Understand, Trump is not going to prison even if Merchan metes out an incarceration sentence. Though the charges are felonies, they are not sufficiently serious under New York law to merit immediate detention; Trump will get bail pending appeal.
Given that Trump is not going to be sent to Rikers Island by a Manhattan judge in any event, it would be prudent to postpone the sentence and allow Trump to pursue his immunity appeal. That would avoid the unseemliness of subjecting the next president of the United States to a criminal conviction and sentence when he is about to take office.
If the appellate courts do not put the sentencing on hold, Trump would remain at liberty while the case is on appeal — a process that will take well over a year.
Under those circumstances, the Justice Department should urge the courts — at the state level, and federal court if necessary — to suspend further proceedings in the New York criminal case until Trump’s presidency has concluded.
This would not place Trump above the law.
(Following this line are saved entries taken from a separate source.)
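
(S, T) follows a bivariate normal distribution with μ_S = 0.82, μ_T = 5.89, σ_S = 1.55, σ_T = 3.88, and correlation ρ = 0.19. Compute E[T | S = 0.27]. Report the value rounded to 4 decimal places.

5.6284

E[T | S=x] = μ_T + ρ(σ_T/σ_S)(x − μ_S) for jointly normal variables.
E[T | S=0.27] = 5.89 + (0.19)·(3.88/1.55)·(0.27 − (0.82)) = 5.89 + (0.47561)·(-0.55) = 5.6284.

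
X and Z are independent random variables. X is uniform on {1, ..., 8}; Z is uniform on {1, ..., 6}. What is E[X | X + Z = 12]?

7

Outcomes with X + Z = 12: (6,6), (7,5), (8,4), each with probability 1/48.
E[X | X + Z = 12] = (6 + 7 + 8) / 3 = 7.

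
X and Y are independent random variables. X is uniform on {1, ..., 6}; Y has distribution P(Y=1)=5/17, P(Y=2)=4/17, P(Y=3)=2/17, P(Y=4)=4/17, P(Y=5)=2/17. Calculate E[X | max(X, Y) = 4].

28/9

P(max(X, Y) = 4) = 9/34.
Summing X·P(x,y) over outcomes with max(X, Y) = 4 gives 14/17.
E[X | max(X, Y) = 4] = (14/17) / (9/34) = 28/9.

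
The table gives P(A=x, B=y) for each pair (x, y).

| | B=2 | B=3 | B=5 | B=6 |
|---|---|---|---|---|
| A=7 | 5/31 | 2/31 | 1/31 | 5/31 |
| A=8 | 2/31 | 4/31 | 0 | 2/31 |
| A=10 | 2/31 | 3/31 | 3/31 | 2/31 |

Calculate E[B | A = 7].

P(A = 7) = 13/31.
Σ B·P over the event = 2·(5/31) + 3·(2/31) + 5·(1/31) + 6·(5/31) = 51/31.
E[B | A = 7] = (51/31) / (13/31) = 51/13.

51/13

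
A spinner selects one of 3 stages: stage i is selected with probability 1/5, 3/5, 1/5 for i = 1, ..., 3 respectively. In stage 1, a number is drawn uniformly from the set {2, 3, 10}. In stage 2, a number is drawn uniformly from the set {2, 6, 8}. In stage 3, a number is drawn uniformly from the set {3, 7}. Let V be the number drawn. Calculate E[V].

26/5

E[V | stage 1] = (2+3+10)/3 = 5.
E[V | stage 2] = (2+6+8)/3 = 16/3.
E[V | stage 3] = (3+7)/2 = 5.
By the law of total expectation,
E[V] = (1/5)·(5) + (3/5)·(16/3) + (1/5)·(5) = 26/5.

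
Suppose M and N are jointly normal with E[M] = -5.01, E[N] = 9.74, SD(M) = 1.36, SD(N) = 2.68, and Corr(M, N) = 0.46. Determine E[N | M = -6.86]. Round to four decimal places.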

It is not that the case would disappear; it would merely be held in abeyance so that the state is not in the position of interfering with the federal government’s capacity to govern — which is the principle at the heart of the Constitution’s supremacy clause.
All that said, the case should disappear.
One would hope that the lesson Democrats take from Trump’s sweeping victory is that lawfare is un-American. Voters were clearly disturbed by the Democrats’ practice of using law-enforcement and judicial processes as a weapon against their chief political adversary. Democrats would do well to assimilate that lesson and to avoid pressing ahead with lawfare after Americans returned Trump to the White House despite these allegations.
President Biden could provide a powerful example of statesmanship — he could finally, on the cusp of leaving office, act like the unifying president he promised to be at the start — by pardoning his predecessor and successor. It would certainly make it easier for the nation to accept the president’s inevitable pardon of his son, Hunter, who is awaiting sentence on gun and tax charges. It could also provide the political space Gov. Kathy Hochul would need to pardon Trump over the caterwauling of New York progressives — hopefully, Democrats are reading the returns showing inroads Trump made with their traditional constituencies in the Empire State.
Lawfare was terrible for the country. The resounding win Americans have given Trump should be its death knell.